The Virginia Department of Agriculture and Consumer Services (VDACS) urges all horse owners to check with their veterinarians for West Nile Virus (WNV), Eastern Equine Encephalitis (EEE) and rabies vaccination recommendations for their animals. Virginia only had one confirmed case of WNV in 2012 and no cases of EEE, although the number of horses affected in previous years and in other states was much higher. State officials are concerned that horse owners may be lulled into inaction by the lack of diseases activity last year and neglect vaccination this year.
“We still urge horse owners to consider EEE and WNV vaccination.” says Dr. Charles Broaddus, Program Manager for VDACS’ Office of Veterinary Services. “We never know what mosquito activity will be in any given year, although with a wet winter and spring, it could be heavy in 2013. The bottom line is, these vaccines are very safe and effective. We believe that in most cases, private veterinarians will recommend them for their clients. Horse-owners need to be aware that the vaccines require boosters every six to twelve months.”
Dr. Broaddus added that VDACS is also suggesting that owners check about rabies vaccinations for their horses this year. “In the past few years, we have seen similar or greater numbers of cases of rabies in horses as WNV and EEE,” he said.

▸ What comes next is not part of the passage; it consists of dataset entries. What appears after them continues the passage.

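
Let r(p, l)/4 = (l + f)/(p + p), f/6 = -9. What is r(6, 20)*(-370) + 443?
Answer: 13909/3 ≈ 4636.3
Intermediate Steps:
f = -54 (f = 6*(-9) = -54)
r(p, l) = 2*(-54 + l)/p (r(p, l) = 4*((l - 54)/(p + p)) = 4*((-54 + l)/((2*p))) = 4*((-54 + l)*(1/(2*p))) = 4*((-54 + l)/(2*p)) = 2*(-54 + l)/p)
r(6, 20)*(-370) + 443 = (2*(-54 + 20)/6)*(-370) + 443 = (2*(⅙)*(-34))*(-370) + 443 = -34/3*(-370) + 443 = 12580/3 + 443 = 13909/3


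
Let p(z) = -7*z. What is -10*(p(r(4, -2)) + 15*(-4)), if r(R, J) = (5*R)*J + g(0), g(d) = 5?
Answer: -1850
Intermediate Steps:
r(R, J) = 5 + 5*J*R (r(R, J) = (5*R)*J + 5 = 5*J*R + 5 = 5 + 5*J*R)
-10*(p(r(4, -2)) + 15*(-4)) = -10*(-7*(5 + 5*(-2)*4) + 15*(-4)) = -10*(-7*(5 - 40) - 60) = -10*(-7*(-35) - 60) = -10*(245 - 60) = -10*185 = -1850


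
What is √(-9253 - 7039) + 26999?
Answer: 26999 + 2*I*√4073 ≈ 26999.0 + 127.64*I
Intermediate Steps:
√(-9253 - 7039) + 26999 = √(-16292) + 26999 = 2*I*√4073 + 26999 = 26999 + 2*I*√4073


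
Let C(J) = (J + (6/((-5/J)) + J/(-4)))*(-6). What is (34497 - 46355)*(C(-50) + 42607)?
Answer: -503632976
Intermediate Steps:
C(J) = 27*J/10 (C(J) = (J + (6*(-J/5) + J*(-¼)))*(-6) = (J + (-6*J/5 - J/4))*(-6) = (J - 29*J/20)*(-6) = -9*J/20*(-6) = 27*J/10)
(34497 - 46355)*(C(-50) + 42607) = (34497 - 46355)*((27/10)*(-50) + 42607) = -11858*(-135 + 42607) = -11858*42472 = -503632976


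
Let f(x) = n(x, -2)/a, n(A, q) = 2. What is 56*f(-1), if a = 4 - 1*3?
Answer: 112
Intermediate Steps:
a = 1 (a = 4 - 3 = 1)
f(x) = 2 (f(x) = 2/1 = 2*1 = 2)
56*f(-1) = 56*2 = 112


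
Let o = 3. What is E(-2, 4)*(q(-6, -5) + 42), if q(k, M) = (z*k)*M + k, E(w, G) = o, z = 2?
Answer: 288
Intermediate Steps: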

Vaccines are available to drastically reduce the incidence of WNV and EEE in horses. The vaccines are effective for six to twelve months, so horses should be re-vaccinated at least annually. In areas where the disease occurs frequently, most veterinarians recommend vaccination every six months. For the vaccine to be effective it must be handled and administered properly and be given at least two weeks before the horse is exposed to the virus. Additionally, to stimulate full immunity, horses must be vaccinated twice, about 30 days apart, the first year that the horse is vaccinated. Other prevention methods include destroying standing water breeding sites for mosquitoes, using insect repellents and removing animals from mosquito-infested areas during peak biting times, usually dusk to dawn.
Rabies vaccines are also very effective and vaccinating horses annually can prevent rabies in both horses and humans. In addition to taking measures to decrease the likelihood that horses will be exposed to rabies, routine rabies vaccination is a very important aspect of disease prevention. Virginia typically reports 1-2 horses with rabies per year and last year reported 4.
All three of these diseases – EEE, WNV and rabies – cause neurologic signs in horses, such as staggering, circling, depression, loss of appetite and sometimes fever and blindness. There is no cure for these diseases, which can kill anywhere from 30 percent (WNV) to 90 percent (EEE) to 100 percent (rabies) of the horses infected. Humans cannot become infected with EEE or WNV by handling an infected horse, nor can a horse acquire the virus from another infected horse; however, the presence of an infected horse in the area indicates that mosquitoes carrying EEE or WNV are present and those insects pose a threat to both humans and horses. Humans can become infected with rabies by handling a rabid horse.